Reforms And The Art Of Plumbing

Written by YRK Reddy | Updated: Jul 27 2004, 03:43am hrs
The house is almost 57 years old. We have been drawing water from the ground but the overhead tank is getting empty sooner than it used to. The pipes have rusted and there are many leaks. At some places the leaks are at the same points as sewerage leaks. The residues and mud accumulated over the years have constricted the diameter greatly and the taps get only a trickle these days. The trees in the compound have grown and the roots have made their way into the pipes to take a stranglehold.

We are using twice the energy and ground water these days and yet, the supply at the taps is now just a portion of what it used to be. We realise that there are newer pipes in the market that have smooth surface for the water to flow with least resistance. Also, the lines we had made could have been straighter with lesser bends and couplings. There is a major job on hand if we want to live here.

Economic reform and development strategies have been full of resource augmentation and allocation to new

programmes and projects. Their management, like plumbing, has been unexciting and had to be dealt with by the executive at the lower levels. Reform meant changing the policies and not necessarily the practices, or the pipes. The slew of economic reforms is like designs for the tank and the bore well. What has been lagging behind is the reform in administration which is as clogged, rusted, long winded, crisscrossed, leaking and polluted as the old pipes.

Reform in our country has been wrongly sequenced. It began with the economic reforms of the early 90s and opening up of markets without sufficient attention to the institutions, administrative processes and channels. In some countries like China, administrative reforms preceded the economic reforms and in some, they were almost in tandem. The efforts at administrative reforms which began with the intuitive recommendations in the 60s have made little progress.
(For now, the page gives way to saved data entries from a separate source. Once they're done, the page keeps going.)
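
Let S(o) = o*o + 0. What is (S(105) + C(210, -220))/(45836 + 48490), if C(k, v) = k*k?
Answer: 18375/31442 ≈ 0.58441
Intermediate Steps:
C(k, v) = k²
S(o) = o² (S(o) = o² + 0 = o²)
(S(105) + C(210, -220))/(45836 + 48490) = (105² + 210²)/(45836 + 48490) = (11025 + 44100)/94326 = 55125*(1/94326) = 18375/31442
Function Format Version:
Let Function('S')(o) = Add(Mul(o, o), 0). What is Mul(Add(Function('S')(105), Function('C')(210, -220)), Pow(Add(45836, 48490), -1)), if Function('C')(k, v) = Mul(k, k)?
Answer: Rational(18375, 31442) ≈ 0.58441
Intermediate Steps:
Function('C')(k, v) = Pow(k, 2)
Function('S')(o) = Pow(o, 2) (Function('S')(o) = Add(Pow(o, 2), 0) = Pow(o, 2))
Mul(Add(Function('S')(105), Function('C')(210, -220)), Pow(Add(45836, 48490), -1)) = Mul(Add(Pow(105, 2), Pow(210, 2)), Pow(Add(45836, 48490), -1)) = Mul(Add(11025, 44100), Pow(94326, -1)) = Mul(55125, Rational(1, 94326)) = Rational(18375, 31442)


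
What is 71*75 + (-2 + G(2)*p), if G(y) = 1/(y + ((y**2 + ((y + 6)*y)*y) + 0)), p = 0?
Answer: 5323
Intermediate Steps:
G(y) = 1/(y + y**2 + y**2*(6 + y)) (G(y) = 1/(y + ((y**2 + ((6 + y)*y)*y) + 0)) = 1/(y + ((y**2 + (y*(6 + y))*y) + 0)) = 1/(y + ((y**2 + y**2*(6 + y)) + 0)) = 1/(y + (y**2 + y**2*(6 + y))) = 1/(y + y**2 + y**2*(6 + y)))
71*75 + (-2 + G(2)*p) = 71*75 + (-2 + (1/(2*(1 + 2**2 + 7*2)))*0) = 5325 + (-2 + (1/(2*(1 + 4 + 14)))*0) = 5325 + (-2 + ((1/2)/19)*0) = 5325 + (-2 + ((1/2)*(1/19))*0) = 5325 + (-2 + (1/38)*0) = 5325 + (-2 + 0) = 5325 - 2 = 5323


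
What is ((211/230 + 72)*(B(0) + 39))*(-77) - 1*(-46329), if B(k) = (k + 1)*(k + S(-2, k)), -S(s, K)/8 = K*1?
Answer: -39707643/230 ≈ -1.7264e+5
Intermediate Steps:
S(s, K) = -8*K
B(k) = -7*k*(1 + k) (B(k) = (k + 1)*(k - 8*k) = (1 + k)*(-7*k) = -7*k*(1 + k))
((211/230 + 72)*(B(0) + 39))*(-77) - 1*(-46329) = ((211/230 + 72)*(7*0*(-1 - 1*0) + 39))*(-77) - 1*(-46329) = ((211*(1/230) + 72)*(7*0*(-1 + 0) + 39))*(-77) + 46329 = ((211/230 + 72)*(7*0*(-1) + 39))*(-77) + 46329 = (16771*(0 + 39)/230)*(-77) + 46329 = ((16771/230)*39)*(-77) + 46329 = (654069/230)*(-77) + 46329 = -50363313/230 + 46329 = -39707643/230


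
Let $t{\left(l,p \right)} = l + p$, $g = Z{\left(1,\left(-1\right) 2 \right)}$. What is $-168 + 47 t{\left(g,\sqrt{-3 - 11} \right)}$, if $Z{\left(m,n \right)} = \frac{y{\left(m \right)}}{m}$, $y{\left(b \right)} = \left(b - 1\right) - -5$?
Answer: $67 + 47 i \sqrt{14} \approx 67.0 + 175.86 i$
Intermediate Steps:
$y{\left(b \right)} = 4 + b$ ($y{\left(b \right)} = \left(b - 1\right) + 5 = \left(-1 + b\right) + 5 = 4 + b$)
$Z{\left(m,n \right)} = \frac{4 + m}{m}$
$g = 5$ ($g = \frac{4 + 1}{1} = 1 \cdot 5 = 5$)
$-168 + 47 t{\left(g,\sqrt{-3 - 11} \right)} = -168 + 47 \left(5 + \sqrt{-3 - 11}\right) = -168 + 47 \left(5 + \sqrt{-14}\right) = -168 + 47 \left(5 + i \sqrt{14}\right) = -168 + \left(235 + 47 i \sqrt{14}\right) = 67 + 47 i \sqrt{14}$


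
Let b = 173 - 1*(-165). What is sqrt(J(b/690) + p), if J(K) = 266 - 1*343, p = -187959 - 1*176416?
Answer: 22*I*sqrt(753) ≈ 603.7*I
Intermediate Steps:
p = -364375 (p = -187959 - 176416 = -364375)
b = 338 (b = 173 + 165 = 338)
J(K) = -77 (J(K) = 266 - 343 = -77)
sqrt(J(b/690) + p) = sqrt(-77 - 364375) = sqrt(-364452) = 22*I*sqrt(753)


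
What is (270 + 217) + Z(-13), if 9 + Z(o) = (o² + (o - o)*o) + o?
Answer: 634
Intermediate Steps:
Z(o) = -9 + o + o² (Z(o) = -9 + ((o² + (o - o)*o) + o) = -9 + ((o² + 0*o) + o) = -9 + ((o² + 0) + o) = -9 + (o² + o) = -9 + (o + o²) = -9 + o + o²)
(270 + 217) + Z(-13) = (270 + 217) + (-9 - 13 + (-13)²) = 487 + (-9 - 13 + 169) = 487 + 147 = 634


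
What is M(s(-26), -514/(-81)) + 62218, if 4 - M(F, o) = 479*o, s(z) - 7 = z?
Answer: 4793776/81 ≈ 59182.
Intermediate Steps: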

At the operating level, the organisation & methods (O&M) sections or departments in the government have been an apology to industrial engineering science they were mute spectators to inefficient procedures that nurtured high transaction costs and reduced welfare. There is very little sign of the equivalent of whole scale business process reengineering in administration.

Reforms in administration are obviously not easy. Often, soft approaches of selling change do not work, as those currently enjoying power, prestige, and status will not want to risk them. This is also obvious from the corporate sector. Change and reform can be brought about by a strong willed leadership which must use the soft measures only for smoother and quicker acceptance than as main levers for reform. The levers for reform are indeed in the power of the leadership and its management. Intelligent leadership uses power tactically by first co-opting the elite forces for reforming the rest of the system. It may, in the very end, leverage on the rest of the system and the public to reform the elitist elements.

Economic reform with a human face does not necessarily result in welfare
Re-plumbing of administrative practices and processes is required
Regrettably, our political leadership was complacent even when it had absolute majority in the Parliament or the assemblies. The entrenched bureaucratic system has a cybernetic character it bends depending on the extent of power wielded by the leadership which, in turn, sedates the latter till power is lost. Thus, we have huge numbers of people in defunct departments. There is little flexibility in transferring and utilising manpower in activities which result in revenue mobilisation or useful service to target groups. We have business rules and procedures that beat all logic of management and engineering. The rules languish along with several schemes that are announced every year as part of competitive populism. Schemes, rules, procedures and forms survive even as the new ones add to the mindless labyrinth.

Development and growth are no longer a function of public policy choices, programmes and resource allocations. They appear to be more dependent on how quickly and effectively the channels are redone and processes reengineered with the farmer, deprived and the poor in focus. Economic reform with a human face does not necessarily result in welfare. It is administrative reforms that need a human vision and an aspiration to improve the situation where it matters most. While some states have governance projects with fancy names, these have remained in relatively unthreatening but highly visible areas. A few showcase studies and internationally saleable stories of computerised services will not change life for the majority of people. Total re-plumbing of administration is warranted keeping the delivery targets, points and the common man in view and working backwards.